To configure manual redistribution:

  1. Run the following query to get the current distribution in your database:

    mongo metadata_db --eval

    'db.event_category_partitioning_collection.findOne()'

  2. Taking the returned object, create a manual config section in /opt/exabeam/config/custom/custom_exabeam_config.conf.

  3. Edit the configuration to include all the hosts and event categories you want.

  4. Choose which categories should be shared by certain hosts by using true or false parameter values after “Shared =”.

    For example, the below section shows that host 2 and 3 both share the web event category. All other categories, which are marked as Shared = “false”, are owned solely by one host.

Partitioner {
    Partitions {
        exabeam-analytics-slave-host3 = [
            {
                EventCategory = "database",
                Shared = "false"
            },
            {
                EventCategory = "other",
                Shared = "false"
            },
            {
                EventCategory = "web",
                Shared = "true"
            },
            {
                EventCategory = "authentication",
                Shared = "false"
            },
            {
                EventCategory = "file",
                Shared = "false"
            }]
        exabeam-analytics-slave-host2 = [
            {
                EventCategory = "network",
                Shared = "false"
            },
            {
                EventCategory = "app-events",
                Shared = "false"
            },
            {
                EventCategory = "endpoint",
                Shared = "false"
            },
            {
                EventCategory = "alerts",
                Shared = "false"
            },
            {
                EventCategory = "web",
                Shared = "true"
            }
        ]
    }
}

Automatically Redistribute System Load

Exabeam can automatically identify overloaded worker nodes, and then take corrective action by evenly redistributing the load across the cluster.

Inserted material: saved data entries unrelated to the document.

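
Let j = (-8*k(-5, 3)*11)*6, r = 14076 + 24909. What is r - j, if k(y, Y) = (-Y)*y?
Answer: 46905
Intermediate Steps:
k(y, Y) = -Y*y
r = 38985
j = -7920 (j = (-(-8)*3*(-5)*11)*6 = (-8*15*11)*6 = -120*11*6 = -1320*6 = -7920)
r - j = 38985 - 1*(-7920) = 38985 + 7920 = 46905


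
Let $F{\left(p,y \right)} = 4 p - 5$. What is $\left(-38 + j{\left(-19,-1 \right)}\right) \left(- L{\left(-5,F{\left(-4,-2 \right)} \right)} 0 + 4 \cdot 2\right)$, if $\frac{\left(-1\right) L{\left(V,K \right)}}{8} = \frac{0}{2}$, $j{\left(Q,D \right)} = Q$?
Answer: $-456$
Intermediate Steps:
$F{\left(p,y \right)} = -5 + 4 p$
$L{\left(V,K \right)} = 0$ ($L{\left(V,K \right)} = - 8 \cdot \frac{0}{2} = - 8 \cdot 0 \cdot \frac{1}{2} = \left(-8\right) 0 = 0$)
$\left(-38 + j{\left(-19,-1 \right)}\right) \left(- L{\left(-5,F{\left(-4,-2 \right)} \right)} 0 + 4 \cdot 2\right) = \left(-38 - 19\right) \left(\left(-1\right) 0 \cdot 0 + 4 \cdot 2\right) = - 57 \left(0 \cdot 0 + 8\right) = - 57 \left(0 + 8\right) = \left(-57\right) 8 = -456$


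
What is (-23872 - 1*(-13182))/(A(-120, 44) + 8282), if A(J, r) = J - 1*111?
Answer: -10690/8051 ≈ -1.3278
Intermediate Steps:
A(J, r) = -111 + J (A(J, r) = J - 111 = -111 + J)
(-23872 - 1*(-13182))/(A(-120, 44) + 8282) = (-23872 - 1*(-13182))/((-111 - 120) + 8282) = (-23872 + 13182)/(-231 + 8282) = -10690/8051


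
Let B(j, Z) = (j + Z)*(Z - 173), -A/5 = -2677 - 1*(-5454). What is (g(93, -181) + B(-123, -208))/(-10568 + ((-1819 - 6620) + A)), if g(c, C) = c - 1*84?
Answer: -10510/2741 ≈ -3.8344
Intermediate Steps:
A = -13885 (A = -5*(-2677 - 1*(-5454)) = -5*(-2677 + 5454) = -5*2777 = -13885)
B(j, Z) = (-173 + Z)*(Z + j) (B(j, Z) = (Z + j)*(-173 + Z) = (-173 + Z)*(Z + j))
g(c, C) = -84 + c (g(c, C) = c - 84 = -84 + c)
(g(93, -181) + B(-123, -208))/(-10568 + ((-1819 - 6620) + A)) = ((-84 + 93) + ((-208)² - 173*(-208) - 173*(-123) - 208*(-123)))/(-10568 + ((-1819 - 6620) - 13885)) = (9 + (43264 + 35984 + 21279 + 25584))/(-10568 + (-8439 - 13885)) = (9 + 126111)/(-10568 - 22324) = 126120/(-32892) = 126120*(-1/32892) = -10510/2741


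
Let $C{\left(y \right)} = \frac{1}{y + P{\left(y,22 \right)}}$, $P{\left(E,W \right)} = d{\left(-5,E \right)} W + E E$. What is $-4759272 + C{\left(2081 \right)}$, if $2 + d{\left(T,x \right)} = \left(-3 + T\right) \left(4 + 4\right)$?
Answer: $- \frac{20613311293679}{4331190} \approx -4.7593 \cdot 10^{6}$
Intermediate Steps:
$d{\left(T,x \right)} = -26 + 8 T$ ($d{\left(T,x \right)} = -2 + \left(-3 + T\right) \left(4 + 4\right) = -2 + \left(-3 + T\right) 8 = -2 + \left(-24 + 8 T\right) = -26 + 8 T$)
$P{\left(E,W \right)} = E^{2} - 66 W$ ($P{\left(E,W \right)} = \left(-26 + 8 \left(-5\right)\right) W + E E = \left(-26 - 40\right) W + E^{2} = - 66 W + E^{2} = E^{2} - 66 W$)
$C{\left(y \right)} = \frac{1}{-1452 + y + y^{2}}$ ($C{\left(y \right)} = \frac{1}{y + \left(y^{2} - 1452\right)} = \frac{1}{y + \left(-1452 + y^{2}\right)} = \frac{1}{-1452 + y + y^{2}}$)
$-4759272 + C{\left(2081 \right)} = -4759272 + \frac{1}{-1452 + 2081 + 2081^{2}} = -4759272 + \frac{1}{-1452 + 2081 + 4330561} = -4759272 + \frac{1}{4331190} = - \frac{20613311293679}{4331190}$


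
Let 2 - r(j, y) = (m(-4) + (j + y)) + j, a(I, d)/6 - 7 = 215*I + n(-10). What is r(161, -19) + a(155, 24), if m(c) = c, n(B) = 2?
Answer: 199707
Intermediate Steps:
a(I, d) = 54 + 1290*I (a(I, d) = 42 + 6*(215*I + 2) = 42 + 6*(2 + 215*I) = 42 + (12 + 1290*I) = 54 + 1290*I)
r(j, y) = 6 - y - 2*j (r(j, y) = 2 - ((-4 + (j + y)) + j) = 2 - ((-4 + j + y) + j) = 2 - (-4 + y + 2*j) = 2 + (4 - y - 2*j) = 6 - y - 2*j)
r(161, -19) + a(155, 24) = (6 - 1*(-19) - 2*161) + (54 + 1290*155) = (6 + 19 - 322) + (54 + 199950) = -297 + 200004 = 199707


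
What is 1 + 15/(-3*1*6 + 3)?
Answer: 0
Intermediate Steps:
1 + 15/(-3*1*6 + 3) = 1 + 15/(-3*6 + 3) = 1 + 15/(-18 + 3) = 1 + 15/(-15) = 1 + 15*(-1/15) = 1 - 1 = 0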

This redistribution is done by measuring and comparing job completion time. If one node finishes slower by 50% or more compared to the rest of the nodes, then a redistribution of load is needed. The load is then scheduled to be rebalanced by event categories.

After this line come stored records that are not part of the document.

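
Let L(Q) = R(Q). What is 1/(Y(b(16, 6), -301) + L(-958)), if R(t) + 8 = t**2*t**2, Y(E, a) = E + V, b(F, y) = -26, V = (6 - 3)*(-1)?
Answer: 1/842290759659 ≈ 1.1872e-12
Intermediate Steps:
V = -3 (V = 3*(-1) = -3)
Y(E, a) = -3 + E (Y(E, a) = E - 3 = -3 + E)
R(t) = -8 + t**4 (R(t) = -8 + t**2*t**2 = -8 + t**4)
L(Q) = -8 + Q**4
1/(Y(b(16, 6), -301) + L(-958)) = 1/((-3 - 26) + (-8 + (-958)**4)) = 1/(-29 + (-8 + 842290759696)) = 1/(-29 + 842290759688) = 1/842290759659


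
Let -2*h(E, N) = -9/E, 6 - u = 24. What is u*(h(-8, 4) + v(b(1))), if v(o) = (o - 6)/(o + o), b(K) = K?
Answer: 441/8 ≈ 55.125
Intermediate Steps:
u = -18 (u = 6 - 1*24 = 6 - 24 = -18)
h(E, N) = 9/(2*E) (h(E, N) = -(-9)/(2*E) = 9/(2*E))
v(o) = (-6 + o)/(2*o) (v(o) = (-6 + o)/((2*o)) = (-6 + o)*(1/(2*o)) = (-6 + o)/(2*o))
u*(h(-8, 4) + v(b(1))) = -18*((9/2)/(-8) + (½)*(-6 + 1)/1) = -18*((9/2)*(-⅛) + (½)*1*(-5)) = -18*(-9/16 - 5/2) = -18*(-49/16) = 441/8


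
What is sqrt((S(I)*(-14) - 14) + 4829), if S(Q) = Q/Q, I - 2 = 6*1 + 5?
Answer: sqrt(4801) ≈ 69.289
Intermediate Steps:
I = 13 (I = 2 + (6*1 + 5) = 2 + (6 + 5) = 2 + 11 = 13)
S(Q) = 1
sqrt((S(I)*(-14) - 14) + 4829) = sqrt((1*(-14) - 14) + 4829) = sqrt((-14 - 14) + 4829) = sqrt(-28 + 4829) = sqrt(4801)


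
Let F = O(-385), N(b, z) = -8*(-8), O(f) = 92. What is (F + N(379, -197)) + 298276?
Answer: 298432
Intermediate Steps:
N(b, z) = 64
F = 92
(F + N(379, -197)) + 298276 = (92 + 64) + 298276 = 156 + 298276 = 298432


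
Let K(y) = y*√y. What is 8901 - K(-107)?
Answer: 8901 + 107*I*√107 ≈ 8901.0 + 1106.8*I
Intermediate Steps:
K(y) = y^(3/2)
8901 - K(-107) = 8901 - (-107)^(3/2) = 8901 - (-107)*I*√107 = 8901 + 107*I*√107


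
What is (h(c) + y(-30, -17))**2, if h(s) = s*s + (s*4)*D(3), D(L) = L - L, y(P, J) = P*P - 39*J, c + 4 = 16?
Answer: 2913849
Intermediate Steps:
c = 12 (c = -4 + 16 = 12)
y(P, J) = P**2 - 39*J
D(L) = 0
h(s) = s**2 (h(s) = s*s + (s*4)*0 = s**2 + (4*s)*0 = s**2 + 0 = s**2)
(h(c) + y(-30, -17))**2 = (12**2 + ((-30)**2 - 39*(-17)))**2 = (144 + (900 + 663))**2 = (144 + 1563)**2 = 1707**2 = 2913849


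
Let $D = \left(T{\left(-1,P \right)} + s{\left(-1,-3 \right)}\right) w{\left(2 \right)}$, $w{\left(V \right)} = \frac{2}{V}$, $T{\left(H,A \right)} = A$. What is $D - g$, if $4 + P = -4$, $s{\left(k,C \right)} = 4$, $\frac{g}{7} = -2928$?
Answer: $20492$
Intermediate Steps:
$g = -20496$ ($g = 7 \left(-2928\right) = -20496$)
$P = -8$ ($P = -4 - 4 = -8$)
$D = -4$ ($D = \left(-8 + 4\right) \frac{2}{2} = - 4 \cdot 2 \cdot \frac{1}{2} = \left(-4\right) 1 = -4$)
$D - g = -4 - -20496 = -4 + 20496 = 20492$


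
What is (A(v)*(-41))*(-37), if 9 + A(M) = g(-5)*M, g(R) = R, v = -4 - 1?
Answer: 24272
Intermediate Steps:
v = -5
A(M) = -9 - 5*M
(A(v)*(-41))*(-37) = ((-9 - 5*(-5))*(-41))*(-37) = ((-9 + 25)*(-41))*(-37) = (16*(-41))*(-37) = -656*(-37) = 24272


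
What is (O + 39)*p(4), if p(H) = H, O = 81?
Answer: 480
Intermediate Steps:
(O + 39)*p(4) = (81 + 39)*4 = 120*4 = 480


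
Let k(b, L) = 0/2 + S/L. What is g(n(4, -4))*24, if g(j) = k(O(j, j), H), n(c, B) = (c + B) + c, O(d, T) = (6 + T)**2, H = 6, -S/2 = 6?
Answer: -48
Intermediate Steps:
S = -12 (S = -2*6 = -12)
n(c, B) = B + 2*c (n(c, B) = (B + c) + c = B + 2*c)
k(b, L) = -12/L (k(b, L) = 0/2 - 12/L = 0*(1/2) - 12/L = 0 - 12/L = -12/L)
g(j) = -2 (g(j) = -12/6 = -12*1/6 = -2)
g(n(4, -4))*24 = -2*24 = -48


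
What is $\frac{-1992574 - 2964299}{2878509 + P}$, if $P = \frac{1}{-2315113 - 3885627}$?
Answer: $- \frac{30736280686020}{17848885896659} \approx -1.722$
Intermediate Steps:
$P = - \frac{1}{6200740}$ ($P = \frac{1}{-6200740} = - \frac{1}{6200740} \approx -1.6127 \cdot 10^{-7}$)
$\frac{-1992574 - 2964299}{2878509 + P} = \frac{-1992574 - 2964299}{2878509 - \frac{1}{6200740}} = - \frac{4956873}{\frac{17848885896659}{6200740}} = \left(-4956873\right) \frac{6200740}{17848885896659} = - \frac{30736280686020}{17848885896659}$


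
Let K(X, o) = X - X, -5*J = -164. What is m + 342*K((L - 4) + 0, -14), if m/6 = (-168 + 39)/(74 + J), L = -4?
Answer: -645/89 ≈ -7.2472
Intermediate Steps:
J = 164/5 (J = -⅕*(-164) = 164/5 ≈ 32.800)
m = -645/89 (m = 6*((-168 + 39)/(74 + 164/5)) = 6*(-129/534/5) = 6*(-129*5/534) = 6*(-215/178) = -645/89 ≈ -7.2472)
K(X, o) = 0
m + 342*K((L - 4) + 0, -14) = -645/89 + 342*0 = -645/89 + 0 = -645/89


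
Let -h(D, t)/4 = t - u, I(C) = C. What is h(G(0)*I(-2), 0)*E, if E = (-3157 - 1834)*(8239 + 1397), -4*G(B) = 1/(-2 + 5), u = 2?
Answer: -384746208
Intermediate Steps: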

You can enable automatic system load redistribution on the System Optimization tab of the System Health page. This option is enabled by default. Doing so allows the system to check the load distribution once a day.

Note

It is not recommended that you disable the system rebalancing option as it will result in uneven load distribution and adverse performance impacts to the system. However, if you choose to do so, you can configure manual redistribution to avoid such impacts.

You must restart the Exabeam Analytics Engine for any changes to System Rebalancing to take effect.

The System Load Redistribution tab shows an indicator when a redistribution of load is needed, is taking place, or has completed. The rebalancing process can take up to two hours. During this time you may experience slower processing and some data may not be available. However, the system resumes normal operations once redistribution is complete.

Automatic Shutdown

If the disk usage on an appliance reaches 98%, then the Analytics Engine and log fetching will shut down automatically. Only when log space has been cleared and usage is below 98% will it be possible to restart.

Users can restart either from the CLI or the Settings page.